Data Note: Strongly Held Views on the ACA
Nearly every month since the ACA was signed into law in 2010, the Kaiser Family Foundation has surveyed the public about their general views on the law, using a question with a four-part answer scale that allows individuals to describe their views as very favorable, somewhat favorable, somewhat unfavorable, or very unfavorable. In reporting trends on this question, we often focus on the “net” favorability, combining the “somewhat” and “very” categories together. Using this method, Kaiser polls have shown an overall increase in ACA favorability over the past year, with 52 percent holding a favorable view of the law in August 2017, up 10 percentage points since June 2016, and nearly 20 percentage points since a low of 33 percent in November 2013.

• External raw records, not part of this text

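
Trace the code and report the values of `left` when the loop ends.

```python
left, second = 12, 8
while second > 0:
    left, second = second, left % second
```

Let's trace through this code step by step.

Initialize: left = 12
Initialize: second = 8
Entering loop: while second > 0:
After iteration 1: left = 8, second = 4
After iteration 2: left = 4, second = 0
Loop ends.

Final answer: 4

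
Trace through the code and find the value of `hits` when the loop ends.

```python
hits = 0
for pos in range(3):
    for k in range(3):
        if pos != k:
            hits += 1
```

Let's trace through this code step by step.

Initialize: hits = 0
Entering loop: for pos in range(3):
After iteration 1: pos = 0, hits = 2
After iteration 2: pos = 1, hits = 4
After iteration 3: pos = 2, hits = 6
Loop ends.

Final answer: 6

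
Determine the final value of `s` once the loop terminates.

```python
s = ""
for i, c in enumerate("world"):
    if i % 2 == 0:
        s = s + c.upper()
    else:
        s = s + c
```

Let's trace through this code step by step.

Initialize: s = ''
Entering loop: for i, c in enumerate("world"):
After iteration 1: i = 0, c = 'w', s = 'W'
After iteration 2: i = 1, c = 'o', s = 'Wo'
After iteration 3: i = 2, c = 'r', s = 'WoR'
After iteration 4: i = 3, c = 'l', s = 'WoRl'
After iteration 5: i = 4, c = 'd', s = 'WoRlD'
Loop ends.

Final answer: 'WoRlD'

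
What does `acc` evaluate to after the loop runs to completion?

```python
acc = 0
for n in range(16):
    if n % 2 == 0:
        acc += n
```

Let's trace through this code step by step.

Initialize: acc = 0
Entering loop: for n in range(16):
After iteration 1: n = 0, acc = 0
After iteration 2: n = 1, acc = 0
After iteration 3: n = 2, acc = 2
After iteration 4: n = 3, acc = 2
After iteration 5: n = 4, acc = 6
After iteration 6: n = 5, acc = 6
After iteration 7: n = 6, acc = 12
After iteration 8: n = 7, acc = 12
After iteration 9: n = 8, acc = 20
After iteration 10: n = 9, acc = 20
After iteration 11: n = 10, acc = 30
After iteration 12: n = 11, acc = 30
After iteration 13: n = 12, acc = 42
After iteration 14: n = 13, acc = 42
After iteration 15: n = 14, acc = 56
After iteration 16: n = 15, acc = 56
Loop ends.

Final answer: 56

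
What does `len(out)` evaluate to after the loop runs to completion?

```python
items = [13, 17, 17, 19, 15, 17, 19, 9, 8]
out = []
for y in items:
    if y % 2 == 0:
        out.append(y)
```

Let's trace through this code step by step.

Initialize: items = [13, 17, 17, 19, 15, 17, 19, 9, 8]
Initialize: out = []
Entering loop: for y in items:
After iteration 1: y = 13, out = []
After iteration 2: y = 17, out = []
After iteration 3: y = 17, out = []
After iteration 4: y = 19, out = []
After iteration 5: y = 15, out = []
After iteration 6: y = 17, out = []
After iteration 7: y = 19, out = []
After iteration 8: y = 9, out = []
After iteration 9: y = 8, out = [8]
Loop ends.
len(out) = 1

Final answer: 1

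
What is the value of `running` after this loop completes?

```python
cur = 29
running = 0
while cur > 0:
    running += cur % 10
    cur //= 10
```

Let's trace through this code step by step.

Initialize: cur = 29
Initialize: running = 0
Entering loop: while cur > 0:
After iteration 1: cur = 2, running = 9
After iteration 2: cur = 0, running = 11
Loop ends.

Final answer: 11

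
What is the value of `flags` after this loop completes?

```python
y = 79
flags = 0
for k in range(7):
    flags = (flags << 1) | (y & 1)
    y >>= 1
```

Let's trace through this code step by step.

Initialize: y = 79
Initialize: flags = 0
Entering loop: for k in range(7):
After iteration 1: k = 0, y = 39, flags = 1
After iteration 2: k = 1, y = 19, flags = 3
After iteration 3: k = 2, y = 9, flags = 7
After iteration 4: k = 3, y = 4, flags = 15
After iteration 5: k = 4, y = 2, flags = 30
After iteration 6: k = 5, y = 1, flags = 60
After iteration 7: k = 6, y = 0, flags = 121
Loop ends.

Final answer: 121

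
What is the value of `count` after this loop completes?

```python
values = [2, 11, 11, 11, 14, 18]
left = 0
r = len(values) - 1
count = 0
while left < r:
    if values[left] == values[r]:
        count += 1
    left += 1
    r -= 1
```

Let's trace through this code step by step.

Initialize: values = [2, 11, 11, 11, 14, 18]
Initialize: left = 0
Initialize: r = 5
Initialize: count = 0
Entering loop: while left < r:
After iteration 1: left = 1, r = 4, count = 0
After iteration 2: left = 2, r = 3, count = 0
After iteration 3: left = 3, r = 2, count = 1
Loop ends.

Final answer: 1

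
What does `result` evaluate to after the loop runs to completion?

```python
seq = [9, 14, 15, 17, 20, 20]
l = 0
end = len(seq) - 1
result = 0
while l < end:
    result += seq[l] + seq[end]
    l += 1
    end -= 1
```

Let's trace through this code step by step.

Initialize: seq = [9, 14, 15, 17, 20, 20]
Initialize: l = 0
Initialize: end = 5
Initialize: result = 0
Entering loop: while l < end:
After iteration 1: l = 1, end = 4, result = 29
After iteration 2: l = 2, end = 3, result = 63
After iteration 3: l = 3, end = 2, result = 95
Loop ends.

Final answer: 95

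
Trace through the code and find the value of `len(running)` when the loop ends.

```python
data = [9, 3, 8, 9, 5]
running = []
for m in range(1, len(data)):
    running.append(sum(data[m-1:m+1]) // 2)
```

Let's trace through this code step by step.

Initialize: data = [9, 3, 8, 9, 5]
Initialize: running = []
Entering loop: for m in range(1, len(data)):
After iteration 1: m = 1, running = [6]
After iteration 2: m = 2, running = [6, 5]
After iteration 3: m = 3, running = [6, 5, 8]
After iteration 4: m = 4, running = [6, 5, 8, 7]
Loop ends.
len(running) = 4

Final answer: 4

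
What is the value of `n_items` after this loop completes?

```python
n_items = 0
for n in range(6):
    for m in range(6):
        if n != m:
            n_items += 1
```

Let's trace through this code step by step.

Initialize: n_items = 0
Entering loop: for n in range(6):
After iteration 1: n = 0, n_items = 5
After iteration 2: n = 1, n_items = 10
After iteration 3: n = 2, n_items = 15
After iteration 4: n = 3, n_items = 20
After iteration 5: n = 4, n_items = 25
After iteration 6: n = 5, n_items = 30
Loop ends.

Final answer: 30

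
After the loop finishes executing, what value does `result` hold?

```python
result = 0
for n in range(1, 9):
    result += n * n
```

Let's trace through this code step by step.

Initialize: result = 0
Entering loop: for n in range(1, 9):
After iteration 1: n = 1, result = 1
After iteration 2: n = 2, result = 5
After iteration 3: n = 3, result = 14
After iteration 4: n = 4, result = 30
After iteration 5: n = 5, result = 55
After iteration 6: n = 6, result = 91
After iteration 7: n = 7, result = 140
After iteration 8: n = 8, result = 204
Loop ends.

Final answer: 204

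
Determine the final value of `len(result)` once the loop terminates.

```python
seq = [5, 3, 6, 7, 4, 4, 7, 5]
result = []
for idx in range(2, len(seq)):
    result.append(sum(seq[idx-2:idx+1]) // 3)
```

Let's trace through this code step by step.

Initialize: seq = [5, 3, 6, 7, 4, 4, 7, 5]
Initialize: result = []
Entering loop: for idx in range(2, len(seq)):
After iteration 1: idx = 2, result = [4]
After iteration 2: idx = 3, result = [4, 5]
After iteration 3: idx = 4, result = [4, 5, 5]
After iteration 4: idx = 5, result = [4, 5, 5, 5]
After iteration 5: idx = 6, result = [4, 5, 5, 5, 5]
After iteration 6: idx = 7, result = [4, 5, 5, 5, 5, 5]
Loop ends.
len(result) = 6

Final answer: 6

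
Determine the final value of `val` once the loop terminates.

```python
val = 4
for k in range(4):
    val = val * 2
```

Let's trace through this code step by step.

Initialize: val = 4
Entering loop: for k in range(4):
After iteration 1: k = 0, val = 8
After iteration 2: k = 1, val = 16
After iteration 3: k = 2, val = 32
After iteration 4: k = 3, val = 64
Loop ends.

Final answer: 64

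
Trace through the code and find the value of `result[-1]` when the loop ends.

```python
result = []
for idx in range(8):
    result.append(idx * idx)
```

Let's trace through this code step by step.

Initialize: result = []
Entering loop: for idx in range(8):
After iteration 1: idx = 0, result = [0]
After iteration 2: idx = 1, result = [0, 1]
After iteration 3: idx = 2, result = [0, 1, 4]
After iteration 4: idx = 3, result = [0, 1, 4, 9]
After iteration 5: idx = 4, result = [0, 1, 4, 9, 16]
After iteration 6: idx = 5, result = [0, 1, 4, 9, 16, 25]
After iteration 7: idx = 6, result = [0, 1, 4, 9, 16, 25, 36]
After iteration 8: idx = 7, result = [0, 1, 4, 9, 16, 25, 36, 49]
Loop ends.
result[-1] = 49

Final answer: 49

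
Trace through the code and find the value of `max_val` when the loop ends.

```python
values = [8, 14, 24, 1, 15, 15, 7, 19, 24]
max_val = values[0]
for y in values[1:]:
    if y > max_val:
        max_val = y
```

Let's trace through this code step by step.

Initialize: values = [8, 14, 24, 1, 15, 15, 7, 19, 24]
Initialize: max_val = 8
Entering loop: for y in values[1:]:
After iteration 1: y = 14, max_val = 14
After iteration 2: y = 24, max_val = 24
After iteration 3: y = 1, max_val = 24
After iteration 4: y = 15, max_val = 24
After iteration 5: y = 15, max_val = 24
After iteration 6: y = 7, max_val = 24
After iteration 7: y = 19, max_val = 24
After iteration 8: y = 24, max_val = 24
Loop ends.

Final answer: 24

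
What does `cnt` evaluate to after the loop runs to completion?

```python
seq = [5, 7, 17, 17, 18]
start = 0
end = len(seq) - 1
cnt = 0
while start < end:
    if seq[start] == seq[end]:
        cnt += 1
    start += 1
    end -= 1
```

Let's trace through this code step by step.

Initialize: seq = [5, 7, 17, 17, 18]
Initialize: start = 0
Initialize: end = 4
Initialize: cnt = 0
Entering loop: while start < end:
After iteration 1: start = 1, end = 3, cnt = 0
After iteration 2: start = 2, end = 2, cnt = 0
Loop ends.

Final answer: 0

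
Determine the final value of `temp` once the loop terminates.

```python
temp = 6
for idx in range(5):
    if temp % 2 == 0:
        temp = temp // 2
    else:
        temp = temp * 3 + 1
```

Let's trace through this code step by step.

Initialize: temp = 6
Entering loop: for idx in range(5):
After iteration 1: idx = 0, temp = 3
After iteration 2: idx = 1, temp = 10
After iteration 3: idx = 2, temp = 5
After iteration 4: idx = 3, temp = 16
After iteration 5: idx = 4, temp = 8
Loop ends.

Final answer: 8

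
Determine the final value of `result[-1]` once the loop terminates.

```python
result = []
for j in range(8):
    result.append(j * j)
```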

Digging below the surface and looking at the pattern in strongly-held views (i.e. the share who say they have a “very favorable” or “very unfavorable” view) also reveals an interesting trend. Since its passage, the ACA has suffered from what is sometimes referred to as an intensity gap, with the share of people holding strongly unfavorable views outnumbering the share with strongly favorable views. In other words, people who disliked the law tended to hate it, while those who liked it tended to have more lukewarm feelings. That gap largely closed beginning in the spring of 2017, and in the last four Kaiser tracking polls from May through August, the share with a very favorable view has been roughly equal to the share with a very unfavorable view. This shift occurred because of an increase in the share with a very favorable view, from roughly two in ten from the time the law was passed through early 2017, to about three in ten since May 2017. At the same time, the share with a very unfavorable view has held relatively steady at around three in ten for most of the seven years since the law was passed.
Not surprisingly, this recent increase in strongly favorable feelings towards the ACA has been driven by a substantial increase among Democrats (from 38 percent very favorable in December 2016 to 54 percent in August 2017) along with a more moderate increase among independents (from 17 percent to 26 percent over the same time period). Very few Republicans express a strongly positive view of the law, as has been true since its passage.
As a result of the increasing share of Democrats expressing a strongly favorable view of the ACA, the intensity gap in views of the law by party has significantly narrowed in recent months. In most Kaiser polls from 2010 through 2016, the share of Republicans with a very unfavorable view of the law was roughly 20 percentage points higher than the share of Democrats with a very favorable view, a gap that has narrowed to an average of 9 percentage points across the 5 most recent polls.
The increase in strongly favorable feelings towards the ACA and the narrowing of the intensity gap appears to be the result of Democrats and some independents rallying around a law that many consider one of President Obama’s signature achievements, at a time when the future of that law is being threatened. Democratic sentiment began shifting in late April and May, as the House of Representatives debated and eventually passed the American Health Care Act, which would have repealed and replaced parts of the ACA. Now that ACA repeal has failed to pass the Senate – at least for the time being – it remains to be seen whether Democrats’ increased enthusiasm for the law will continue, or whether strong support will wane as Congress turns its attention to other topics and news about the ACA is likely to be focused on the health insurance marketplaces moving into the 2017 open enrollment period.